Purpose: The purpose is to review progress in violence risk assessment and risk management. In fulfilling this worthy objective, the recent development of methodologically sound and theoretically coherent indicators of risk for violent behavior and reasons for the previous dearth of progress in risk assessment for violence are addressed.
Audience: This book was written for clinical and research psychiatrists and psychologists, lawyers, judges, and mental health administrators.

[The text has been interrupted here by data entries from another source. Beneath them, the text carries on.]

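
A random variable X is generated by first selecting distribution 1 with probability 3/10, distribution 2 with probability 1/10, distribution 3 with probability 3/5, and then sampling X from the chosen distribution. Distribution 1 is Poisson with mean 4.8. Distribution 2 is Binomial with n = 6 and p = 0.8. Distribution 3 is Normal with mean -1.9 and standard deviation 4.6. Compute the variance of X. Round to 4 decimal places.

25.0056

Per component, 1: μ=4.8, E[X²]=27.84; 2: μ=4.8, E[X²]=24; 3: μ=-1.9, E[X²]=24.77.
E[X] = 0.3·4.8 + 0.1·4.8 + 0.6·-1.9 = 0.78.
E[X²] = 0.3·27.84 + 0.1·24 + 0.6·24.77 = 25.614.
Var(X) = E[X²] − (E[X])² = 25.614 − 0.6084 = 25.0056.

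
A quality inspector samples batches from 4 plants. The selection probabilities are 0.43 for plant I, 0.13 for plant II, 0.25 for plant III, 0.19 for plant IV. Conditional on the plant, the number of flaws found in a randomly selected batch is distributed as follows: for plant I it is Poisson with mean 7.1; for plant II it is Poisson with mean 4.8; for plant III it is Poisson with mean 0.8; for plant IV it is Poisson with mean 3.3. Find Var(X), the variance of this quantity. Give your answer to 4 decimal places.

11.1186

Per component, I: μ=7.1, E[X²]=57.51; II: μ=4.8, E[X²]=27.84; III: μ=0.8, E[X²]=1.44; IV: μ=3.3, E[X²]=14.19.
E[X] = 0.43·7.1 + 0.13·4.8 + 0.25·0.8 + 0.19·3.3 = 4.504.
E[X²] = 0.43·57.51 + 0.13·27.84 + 0.25·1.44 + 0.19·14.19 = 31.4046.
Var(X) = E[X²] − (E[X])² = 31.4046 − 20.286 = 11.1186.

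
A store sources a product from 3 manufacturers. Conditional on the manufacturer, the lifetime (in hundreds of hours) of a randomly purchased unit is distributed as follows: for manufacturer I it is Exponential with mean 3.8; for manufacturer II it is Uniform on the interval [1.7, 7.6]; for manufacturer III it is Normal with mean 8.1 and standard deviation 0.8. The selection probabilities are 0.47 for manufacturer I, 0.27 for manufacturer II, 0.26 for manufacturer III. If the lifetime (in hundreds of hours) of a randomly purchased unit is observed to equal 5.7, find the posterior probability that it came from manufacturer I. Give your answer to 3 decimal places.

Likelihoods f(5.7 | ·): I: 0.0587185; II: 0.169492; III: 0.00553981.
Posterior ∝ prior × likelihood. Numerator for I: 0.47·0.0587185 = 0.0275977.
Normalizing constant: 0.47·0.0587185 + 0.27·0.169492 + 0.26·0.00553981 = 0.0748007.
P(I | observation) = 0.0275977 / 0.0748007 = 0.368949.

0.369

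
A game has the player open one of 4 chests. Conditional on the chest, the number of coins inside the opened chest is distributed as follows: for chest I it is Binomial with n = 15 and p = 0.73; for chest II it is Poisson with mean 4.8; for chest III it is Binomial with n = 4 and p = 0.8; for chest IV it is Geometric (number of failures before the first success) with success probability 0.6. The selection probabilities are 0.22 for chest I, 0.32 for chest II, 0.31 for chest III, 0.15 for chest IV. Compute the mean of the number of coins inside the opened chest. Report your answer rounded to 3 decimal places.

5.037

Component means — I: 10.95; II: 4.8; III: 3.2; IV: 0.666667.
E[X] = 0.22·10.95 + 0.32·4.8 + 0.31·3.2 + 0.15·0.666667 = 5.037.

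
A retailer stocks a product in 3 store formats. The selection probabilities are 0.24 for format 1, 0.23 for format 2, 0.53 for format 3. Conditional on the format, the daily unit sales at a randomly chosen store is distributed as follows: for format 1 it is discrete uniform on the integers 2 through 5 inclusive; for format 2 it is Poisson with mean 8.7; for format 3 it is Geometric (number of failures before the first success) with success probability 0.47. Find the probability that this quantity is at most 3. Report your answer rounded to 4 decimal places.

0.6142

Conditional on each format, P(X ≤ 3): 1: 0.5; 2: 0.0262032; 3: 0.921095.
By total probability, P(X ≤ 3) = 0.24·0.5 + 0.23·0.0262032 + 0.53·0.921095 = 0.614207.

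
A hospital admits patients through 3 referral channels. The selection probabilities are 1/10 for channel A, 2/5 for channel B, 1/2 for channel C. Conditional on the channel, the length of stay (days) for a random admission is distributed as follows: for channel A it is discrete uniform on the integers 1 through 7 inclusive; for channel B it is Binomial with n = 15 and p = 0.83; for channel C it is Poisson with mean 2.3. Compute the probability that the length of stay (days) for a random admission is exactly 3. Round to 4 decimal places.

0.1159

Conditional on each channel, P(X = 3): A: 0.142857; B: 1.51577e-07; C: 0.203308.
By total probability, P(X = 3) = 0.1·0.142857 + 0.4·1.51577e-07 + 0.5·0.203308 = 0.11594.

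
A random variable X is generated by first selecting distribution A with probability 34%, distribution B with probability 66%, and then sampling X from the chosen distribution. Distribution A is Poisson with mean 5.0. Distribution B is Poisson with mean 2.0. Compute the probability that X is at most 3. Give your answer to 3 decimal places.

0.656

Conditional on each component, P(X ≤ 3): A: 0.265026; B: 0.857123.
By total probability, P(X ≤ 3) = 0.34·0.265026 + 0.66·0.857123 = 0.65581.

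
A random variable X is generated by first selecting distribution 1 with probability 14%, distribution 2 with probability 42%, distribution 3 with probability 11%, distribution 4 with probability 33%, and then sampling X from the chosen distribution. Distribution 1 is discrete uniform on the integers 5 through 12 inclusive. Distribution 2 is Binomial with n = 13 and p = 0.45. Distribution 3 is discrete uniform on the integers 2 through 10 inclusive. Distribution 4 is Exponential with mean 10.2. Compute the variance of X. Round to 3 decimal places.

41.060

Per component, 1: μ=8.5, E[X²]=77.5; 2: μ=5.85, E[X²]=37.44; 3: μ=6, E[X²]=42.6667; 4: μ=10.2, E[X²]=208.08.
E[X] = 0.14·8.5 + 0.42·5.85 + 0.11·6 + 0.33·10.2 = 7.673.
E[X²] = 0.14·77.5 + 0.42·37.44 + 0.11·42.6667 + 0.33·208.08 = 99.9345.
Var(X) = E[X²] − (E[X])² = 99.9345 − 58.8749 = 41.0596.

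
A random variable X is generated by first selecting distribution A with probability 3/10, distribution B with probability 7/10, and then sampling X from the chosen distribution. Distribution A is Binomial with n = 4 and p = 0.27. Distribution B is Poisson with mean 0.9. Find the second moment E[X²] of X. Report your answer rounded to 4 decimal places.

1.7834

For each component E[X²] = Var + (mean)², giving A: 1.9548; B: 1.71.
Overall E[X²] = 0.3·1.9548 + 0.7·1.71 = 1.78344.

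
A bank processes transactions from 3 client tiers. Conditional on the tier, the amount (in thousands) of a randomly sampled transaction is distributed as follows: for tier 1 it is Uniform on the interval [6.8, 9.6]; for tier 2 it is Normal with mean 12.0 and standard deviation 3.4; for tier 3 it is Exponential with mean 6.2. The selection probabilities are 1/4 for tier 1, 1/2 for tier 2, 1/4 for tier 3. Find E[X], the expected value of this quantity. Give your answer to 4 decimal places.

9.6000

Component means — 1: 8.2; 2: 12; 3: 6.2.
E[X] = 0.25·8.2 + 0.5·12 + 0.25·6.2 = 9.6.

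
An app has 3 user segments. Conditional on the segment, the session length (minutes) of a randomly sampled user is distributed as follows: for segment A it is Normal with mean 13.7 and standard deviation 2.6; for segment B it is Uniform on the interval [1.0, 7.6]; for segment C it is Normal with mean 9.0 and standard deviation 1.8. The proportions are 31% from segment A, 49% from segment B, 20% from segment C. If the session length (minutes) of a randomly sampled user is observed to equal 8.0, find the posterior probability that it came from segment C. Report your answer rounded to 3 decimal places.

0.898

Likelihoods f(8.0 | ·): A: 0.0138765; B: 0; C: 0.18994.
Posterior ∝ prior × likelihood. Numerator for C: 0.2·0.18994 = 0.037988.
Normalizing constant: 0.31·0.0138765 + 0.49·0 + 0.2·0.18994 = 0.0422898.
P(C | observation) = 0.037988 / 0.0422898 = 0.89828.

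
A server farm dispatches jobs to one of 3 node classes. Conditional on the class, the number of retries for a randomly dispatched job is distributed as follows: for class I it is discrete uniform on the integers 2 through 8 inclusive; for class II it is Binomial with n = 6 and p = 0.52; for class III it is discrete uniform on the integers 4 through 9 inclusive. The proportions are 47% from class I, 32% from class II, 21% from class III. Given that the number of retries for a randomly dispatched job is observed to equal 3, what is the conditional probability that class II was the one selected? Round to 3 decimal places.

Likelihoods P(X=3 | ·): I: 0.142857; II: 0.311002; III: 0.
Posterior ∝ prior × likelihood. Numerator for II: 0.32·0.311002 = 0.0995208.
Normalizing constant: 0.47·0.142857 + 0.32·0.311002 + 0.21·0 = 0.166664.
P(II | observation) = 0.0995208 / 0.166664 = 0.597136.

0.597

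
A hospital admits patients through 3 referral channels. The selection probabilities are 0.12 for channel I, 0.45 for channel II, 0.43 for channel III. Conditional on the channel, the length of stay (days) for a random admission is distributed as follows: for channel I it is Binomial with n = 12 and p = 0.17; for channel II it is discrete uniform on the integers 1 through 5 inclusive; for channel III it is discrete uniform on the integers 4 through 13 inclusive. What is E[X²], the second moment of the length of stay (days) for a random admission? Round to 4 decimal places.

For each component E[X²] = Var + (mean)², giving I: 5.8548; II: 11; III: 80.5.
Overall E[X²] = 0.12·5.8548 + 0.45·11 + 0.43·80.5 = 40.2676.

40.2676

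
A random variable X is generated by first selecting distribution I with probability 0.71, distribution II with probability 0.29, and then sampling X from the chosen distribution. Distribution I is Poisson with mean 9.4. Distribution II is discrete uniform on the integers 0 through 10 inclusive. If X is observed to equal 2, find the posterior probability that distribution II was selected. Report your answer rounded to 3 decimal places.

0.910

Likelihoods P(X=2 | ·): I: 0.00365475; II: 0.0909091.
Posterior ∝ prior × likelihood. Numerator for II: 0.29·0.0909091 = 0.0263636.
Normalizing constant: 0.71·0.00365475 + 0.29·0.0909091 = 0.0289585.
P(II | observation) = 0.0263636 / 0.0289585 = 0.910393.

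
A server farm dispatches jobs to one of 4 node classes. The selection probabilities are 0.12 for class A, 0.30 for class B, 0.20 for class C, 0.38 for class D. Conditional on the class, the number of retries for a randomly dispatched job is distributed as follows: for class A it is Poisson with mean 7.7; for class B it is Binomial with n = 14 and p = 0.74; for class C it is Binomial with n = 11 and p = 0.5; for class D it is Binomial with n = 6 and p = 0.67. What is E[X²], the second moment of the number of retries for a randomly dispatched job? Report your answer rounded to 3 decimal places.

54.291

For each component E[X²] = Var + (mean)², giving A: 66.99; B: 110.023; C: 33; D: 17.487.
Overall E[X²] = 0.12·66.99 + 0.3·110.023 + 0.2·33 + 0.38·17.487 = 54.2908.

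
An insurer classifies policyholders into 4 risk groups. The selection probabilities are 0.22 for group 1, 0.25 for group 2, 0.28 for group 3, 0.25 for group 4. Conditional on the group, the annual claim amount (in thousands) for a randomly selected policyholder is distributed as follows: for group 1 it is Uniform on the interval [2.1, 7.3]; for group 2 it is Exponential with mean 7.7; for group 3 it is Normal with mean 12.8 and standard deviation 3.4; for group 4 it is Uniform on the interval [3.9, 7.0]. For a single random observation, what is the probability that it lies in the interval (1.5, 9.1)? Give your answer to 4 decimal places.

Conditional on each group, P(1.5 < X < 9.1): 1: 1; 2: 0.516274; 3: 0.137801; 4: 1.
By total probability, P(1.5 < X < 9.1) = 0.22·1 + 0.25·0.516274 + 0.28·0.137801 + 0.25·1 = 0.637653.

0.6377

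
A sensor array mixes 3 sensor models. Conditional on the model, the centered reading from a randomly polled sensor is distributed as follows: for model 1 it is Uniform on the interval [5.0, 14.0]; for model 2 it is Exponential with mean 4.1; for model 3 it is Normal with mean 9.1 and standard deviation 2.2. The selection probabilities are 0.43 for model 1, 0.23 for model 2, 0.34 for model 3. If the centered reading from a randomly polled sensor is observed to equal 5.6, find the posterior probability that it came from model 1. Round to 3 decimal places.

Likelihoods f(5.6 | ·): 1: 0.111111; 2: 0.0622348; 3: 0.0511552.
Posterior ∝ prior × likelihood. Numerator for 1: 0.43·0.111111 = 0.0477778.
Normalizing constant: 0.43·0.111111 + 0.23·0.0622348 + 0.34·0.0511552 = 0.0794845.
P(1 | observation) = 0.0477778 / 0.0794845 = 0.601095.

0.601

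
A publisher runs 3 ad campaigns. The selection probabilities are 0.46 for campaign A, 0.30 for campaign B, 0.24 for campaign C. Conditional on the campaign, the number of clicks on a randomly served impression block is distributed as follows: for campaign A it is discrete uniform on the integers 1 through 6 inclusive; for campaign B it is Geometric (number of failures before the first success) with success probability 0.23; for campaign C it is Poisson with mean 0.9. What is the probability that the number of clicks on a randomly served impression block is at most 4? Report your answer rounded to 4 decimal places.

0.7649

Conditional on each campaign, P(X ≤ 4): A: 0.666667; B: 0.729322; C: 0.997656.
By total probability, P(X ≤ 4) = 0.46·0.666667 + 0.3·0.729322 + 0.24·0.997656 = 0.764901.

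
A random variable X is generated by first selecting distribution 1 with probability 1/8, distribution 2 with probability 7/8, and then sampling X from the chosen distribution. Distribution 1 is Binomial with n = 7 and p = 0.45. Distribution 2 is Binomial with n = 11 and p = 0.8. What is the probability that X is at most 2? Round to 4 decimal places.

Conditional on each component, P(X ≤ 2): 1: 0.31644; 2: 1.8944e-05.
By total probability, P(X ≤ 2) = 0.125·0.31644 + 0.875·1.8944e-05 = 0.0395716.

0.0396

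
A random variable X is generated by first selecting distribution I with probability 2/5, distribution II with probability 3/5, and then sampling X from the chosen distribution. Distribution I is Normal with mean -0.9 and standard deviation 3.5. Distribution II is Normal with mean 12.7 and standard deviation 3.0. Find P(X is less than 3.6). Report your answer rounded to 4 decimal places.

0.3610

Conditional on each component, P(X < 3.6): I: 0.900729; II: 0.00120934.
By total probability, P(X < 3.6) = 0.4·0.900729 + 0.6·0.00120934 = 0.361017.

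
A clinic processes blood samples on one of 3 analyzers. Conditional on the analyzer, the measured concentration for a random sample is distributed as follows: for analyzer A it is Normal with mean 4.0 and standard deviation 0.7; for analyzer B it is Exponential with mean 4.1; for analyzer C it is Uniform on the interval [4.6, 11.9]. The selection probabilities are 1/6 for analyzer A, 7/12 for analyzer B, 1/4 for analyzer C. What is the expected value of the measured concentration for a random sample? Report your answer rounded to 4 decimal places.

5.1208

Component means — A: 4; B: 4.1; C: 8.25.
E[X] = 0.166667·4 + 0.583333·4.1 + 0.25·8.25 = 5.12083.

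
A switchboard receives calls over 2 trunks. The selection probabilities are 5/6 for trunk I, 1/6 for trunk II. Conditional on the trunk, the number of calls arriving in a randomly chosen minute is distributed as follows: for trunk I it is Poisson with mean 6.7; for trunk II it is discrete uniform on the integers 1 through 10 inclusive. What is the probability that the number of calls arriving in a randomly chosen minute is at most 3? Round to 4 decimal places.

Conditional on each trunk, P(X ≤ 3): I: 0.098808; II: 0.3.
By total probability, P(X ≤ 3) = 0.833333·0.098808 + 0.166667·0.3 = 0.13234.

0.1323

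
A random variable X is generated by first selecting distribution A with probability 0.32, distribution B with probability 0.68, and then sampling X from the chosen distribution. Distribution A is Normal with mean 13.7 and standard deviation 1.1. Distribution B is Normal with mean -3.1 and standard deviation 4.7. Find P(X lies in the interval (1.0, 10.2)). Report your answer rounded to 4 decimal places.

Conditional on each component, P(1.0 < X < 10.2): A: 0.000731768; B: 0.189182.
By total probability, P(1.0 < X < 10.2) = 0.32·0.000731768 + 0.68·0.189182 = 0.128878.

0.1289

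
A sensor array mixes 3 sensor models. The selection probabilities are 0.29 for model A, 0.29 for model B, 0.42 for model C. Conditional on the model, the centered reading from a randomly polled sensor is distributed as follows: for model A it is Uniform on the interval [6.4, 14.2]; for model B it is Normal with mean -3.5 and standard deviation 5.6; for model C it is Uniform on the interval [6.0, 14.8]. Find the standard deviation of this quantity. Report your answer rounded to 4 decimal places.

7.2681

Per component, A: μ=10.3, E[X²]=111.16; B: μ=-3.5, E[X²]=43.61; C: μ=10.4, E[X²]=114.613.
E[X] = 0.29·10.3 + 0.29·-3.5 + 0.42·10.4 = 6.34.
E[X²] = 0.29·111.16 + 0.29·43.61 + 0.42·114.613 = 93.0209.
Var(X) = E[X²] − (E[X])² = 93.0209 − 40.1956 = 52.8253.
SD(X) = √52.8253 = 7.2681.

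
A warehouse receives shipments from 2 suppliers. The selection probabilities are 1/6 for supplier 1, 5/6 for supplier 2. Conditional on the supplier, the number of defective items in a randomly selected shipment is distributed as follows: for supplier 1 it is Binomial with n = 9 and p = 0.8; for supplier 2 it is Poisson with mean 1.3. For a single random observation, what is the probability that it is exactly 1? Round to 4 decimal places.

0.2952

Conditional on each supplier, P(X = 1): 1: 1.8432e-05; 2: 0.354291.
By total probability, P(X = 1) = 0.166667·1.8432e-05 + 0.833333·0.354291 = 0.295246.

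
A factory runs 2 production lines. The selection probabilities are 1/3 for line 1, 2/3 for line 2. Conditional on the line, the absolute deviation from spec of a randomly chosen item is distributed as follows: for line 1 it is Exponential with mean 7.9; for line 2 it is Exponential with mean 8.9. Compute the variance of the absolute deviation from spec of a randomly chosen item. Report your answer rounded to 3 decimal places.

Per component, 1: μ=7.9, E[X²]=124.82; 2: μ=8.9, E[X²]=158.42.
E[X] = 0.333333·7.9 + 0.666667·8.9 = 8.56667.
E[X²] = 0.333333·124.82 + 0.666667·158.42 = 147.22.
Var(X) = E[X²] − (E[X])² = 147.22 − 73.3878 = 73.8322.

73.832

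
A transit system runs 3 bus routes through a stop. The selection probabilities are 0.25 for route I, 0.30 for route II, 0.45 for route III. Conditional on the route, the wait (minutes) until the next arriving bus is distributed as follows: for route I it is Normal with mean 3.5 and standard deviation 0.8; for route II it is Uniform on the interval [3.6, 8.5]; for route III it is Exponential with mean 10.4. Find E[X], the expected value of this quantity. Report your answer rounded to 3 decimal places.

7.370

Component means — I: 3.5; II: 6.05; III: 10.4.
E[X] = 0.25·3.5 + 0.3·6.05 + 0.45·10.4 = 7.37.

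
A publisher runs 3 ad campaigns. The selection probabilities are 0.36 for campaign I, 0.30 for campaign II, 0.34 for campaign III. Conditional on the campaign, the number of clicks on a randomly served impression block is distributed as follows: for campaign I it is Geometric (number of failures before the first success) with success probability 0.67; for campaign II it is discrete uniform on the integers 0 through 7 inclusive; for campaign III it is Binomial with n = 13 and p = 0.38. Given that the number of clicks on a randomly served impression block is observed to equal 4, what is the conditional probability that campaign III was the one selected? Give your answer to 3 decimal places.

Likelihoods P(X=4 | ·): I: 0.00794567; II: 0.125; III: 0.201821.
Posterior ∝ prior × likelihood. Numerator for III: 0.34·0.201821 = 0.068619.
Normalizing constant: 0.36·0.00794567 + 0.3·0.125 + 0.34·0.201821 = 0.108979.
P(III | observation) = 0.068619 / 0.108979 = 0.629651.

0.630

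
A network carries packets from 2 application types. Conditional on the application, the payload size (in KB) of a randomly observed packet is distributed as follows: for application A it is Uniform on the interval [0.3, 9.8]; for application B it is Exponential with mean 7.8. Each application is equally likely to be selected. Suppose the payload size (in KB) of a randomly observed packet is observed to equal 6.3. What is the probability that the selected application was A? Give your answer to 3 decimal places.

Likelihoods f(6.3 | ·): A: 0.105263; B: 0.0571649.
Posterior ∝ prior × likelihood. Numerator for A: 0.5·0.105263 = 0.0526316.
Normalizing constant: 0.5·0.105263 + 0.5·0.0571649 = 0.081214.
P(A | observation) = 0.0526316 / 0.081214 = 0.64806.

0.648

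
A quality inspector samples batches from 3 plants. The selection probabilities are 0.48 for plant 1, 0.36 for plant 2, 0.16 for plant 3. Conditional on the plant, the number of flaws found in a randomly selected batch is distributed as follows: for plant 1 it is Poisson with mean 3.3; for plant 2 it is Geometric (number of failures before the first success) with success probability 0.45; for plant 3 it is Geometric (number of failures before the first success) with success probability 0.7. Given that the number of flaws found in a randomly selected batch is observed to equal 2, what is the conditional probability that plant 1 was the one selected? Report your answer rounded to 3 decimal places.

Likelihoods P(X=2 | ·): 1: 0.200829; 2: 0.136125; 3: 0.063.
Posterior ∝ prior × likelihood. Numerator for 1: 0.48·0.200829 = 0.0963978.
Normalizing constant: 0.48·0.200829 + 0.36·0.136125 + 0.16·0.063 = 0.155483.
P(1 | observation) = 0.0963978 / 0.155483 = 0.61999.

0.620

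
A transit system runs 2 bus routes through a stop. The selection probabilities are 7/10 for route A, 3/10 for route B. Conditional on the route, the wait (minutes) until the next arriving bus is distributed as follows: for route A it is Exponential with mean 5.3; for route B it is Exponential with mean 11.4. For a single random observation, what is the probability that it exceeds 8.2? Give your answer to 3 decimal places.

0.295

Conditional on each route, P(X > 8.2): A: 0.21285; B: 0.487094.
By total probability, P(X > 8.2) = 0.7·0.21285 + 0.3·0.487094 = 0.295123.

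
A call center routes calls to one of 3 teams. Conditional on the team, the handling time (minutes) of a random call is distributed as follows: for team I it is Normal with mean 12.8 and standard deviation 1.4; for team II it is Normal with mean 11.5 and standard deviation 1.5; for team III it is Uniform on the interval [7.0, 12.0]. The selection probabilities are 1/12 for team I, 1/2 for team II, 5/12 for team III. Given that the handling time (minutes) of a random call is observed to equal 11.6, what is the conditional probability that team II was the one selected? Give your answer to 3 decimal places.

0.571

Likelihoods f(11.6 | ·): I: 0.197354; II: 0.265371; III: 0.2.
Posterior ∝ prior × likelihood. Numerator for II: 0.5·0.265371 = 0.132686.
Normalizing constant: 0.0833333·0.197354 + 0.5·0.265371 + 0.416667·0.2 = 0.232465.
P(II | observation) = 0.132686 / 0.232465 = 0.570776.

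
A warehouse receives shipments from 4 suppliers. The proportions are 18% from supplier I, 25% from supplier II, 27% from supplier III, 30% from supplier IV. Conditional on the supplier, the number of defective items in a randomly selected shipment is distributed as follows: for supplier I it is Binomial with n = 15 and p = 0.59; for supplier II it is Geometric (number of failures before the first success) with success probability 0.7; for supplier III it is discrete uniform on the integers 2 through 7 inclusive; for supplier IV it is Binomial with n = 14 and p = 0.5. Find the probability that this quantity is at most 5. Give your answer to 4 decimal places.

Conditional on each supplier, P(X ≤ 5): I: 0.0404016; II: 0.999271; III: 0.666667; IV: 0.211975.
By total probability, P(X ≤ 5) = 0.18·0.0404016 + 0.25·0.999271 + 0.27·0.666667 + 0.3·0.211975 = 0.500683.

0.5007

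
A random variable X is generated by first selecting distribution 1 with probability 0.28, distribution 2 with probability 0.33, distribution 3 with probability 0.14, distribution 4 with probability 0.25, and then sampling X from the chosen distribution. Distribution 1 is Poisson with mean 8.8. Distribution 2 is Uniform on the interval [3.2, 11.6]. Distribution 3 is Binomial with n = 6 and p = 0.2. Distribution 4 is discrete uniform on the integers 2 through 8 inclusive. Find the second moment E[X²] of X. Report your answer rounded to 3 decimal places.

For each component E[X²] = Var + (mean)², giving 1: 86.24; 2: 60.64; 3: 2.4; 4: 29.
Overall E[X²] = 0.28·86.24 + 0.33·60.64 + 0.14·2.4 + 0.25·29 = 51.7444.

51.744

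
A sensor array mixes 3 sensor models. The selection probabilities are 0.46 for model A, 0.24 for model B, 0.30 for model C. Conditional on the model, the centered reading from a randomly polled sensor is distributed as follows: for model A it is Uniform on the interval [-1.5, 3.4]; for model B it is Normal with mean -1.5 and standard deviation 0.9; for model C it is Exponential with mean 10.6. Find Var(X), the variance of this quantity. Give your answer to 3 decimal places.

58.878

Per component, A: μ=0.95, E[X²]=2.90333; B: μ=-1.5, E[X²]=3.06; C: μ=10.6, E[X²]=224.72.
E[X] = 0.46·0.95 + 0.24·-1.5 + 0.3·10.6 = 3.257.
E[X²] = 0.46·2.90333 + 0.24·3.06 + 0.3·224.72 = 69.4859.
Var(X) = E[X²] − (E[X])² = 69.4859 − 10.608 = 58.8779.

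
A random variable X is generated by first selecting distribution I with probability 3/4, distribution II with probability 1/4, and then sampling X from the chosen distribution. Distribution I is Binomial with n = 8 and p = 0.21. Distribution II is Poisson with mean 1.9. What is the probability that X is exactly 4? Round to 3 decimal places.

Conditional on each component, P(X = 4): I: 0.0530254; II: 0.0812164.
By total probability, P(X = 4) = 0.75·0.0530254 + 0.25·0.0812164 = 0.0600731.

0.060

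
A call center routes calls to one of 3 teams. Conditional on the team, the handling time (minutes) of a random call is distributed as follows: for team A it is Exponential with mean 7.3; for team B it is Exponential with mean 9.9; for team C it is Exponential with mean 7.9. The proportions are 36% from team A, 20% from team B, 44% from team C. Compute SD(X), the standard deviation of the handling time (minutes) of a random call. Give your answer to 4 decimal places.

Per component, A: μ=7.3, E[X²]=106.58; B: μ=9.9, E[X²]=196.02; C: μ=7.9, E[X²]=124.82.
E[X] = 0.36·7.3 + 0.2·9.9 + 0.44·7.9 = 8.084.
E[X²] = 0.36·106.58 + 0.2·196.02 + 0.44·124.82 = 132.494.
Var(X) = E[X²] − (E[X])² = 132.494 − 65.3511 = 67.1425.
SD(X) = √67.1425 = 8.19406.

8.1941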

However, mental health professionals involved in forensic practices and legal professionals and policymakers who devote time to mental health law are more likely to appreciate its theoretical and research approach. The text and much of the research were supported by the Research Network on Mental Health and the Law of the John D. and Catherine T. MacArthur Foundation. The authors are experts in this field and represent the foremost group of researchers investigating this highly visible psychosocial and criminal justice problem.
Features: This is a very well edited and integrated multiauthored text. Four domains of risk factors are covered in three parts: (1) dispositional factors, including the development of instruments for assessing personality styles; (2) clinical factors, examining psychopathological symptoms; and (3) historical and contextual factors, including demographic, social, and environmental aspects of violence. Notably absent is coverage of biological and genetic factors. The last chapter summarizes the integration of these factors in a review of the MacArthur Risk Assessment Study. Tables and figures elucidate the narrative data presentation. The references are current through 1993 in most chapters and include relevant historical references.
Assessment: This reasonably priced presentation of theory and recent research on the risk for violent behavior among the mentally disordered should be part of the library of anyone involved in forensic aspects of mental illness. It is not a clinical text; readers will not learn how to assess or better predict dangerousness, but they will learn about efforts to improve the assessment of this behavior. Bookstores should have copies available, as should medical and law libraries. Although overlapping some with Hodgins' Crime and Mental Disorder (1993), it is sufficiently different to make them complementary texts.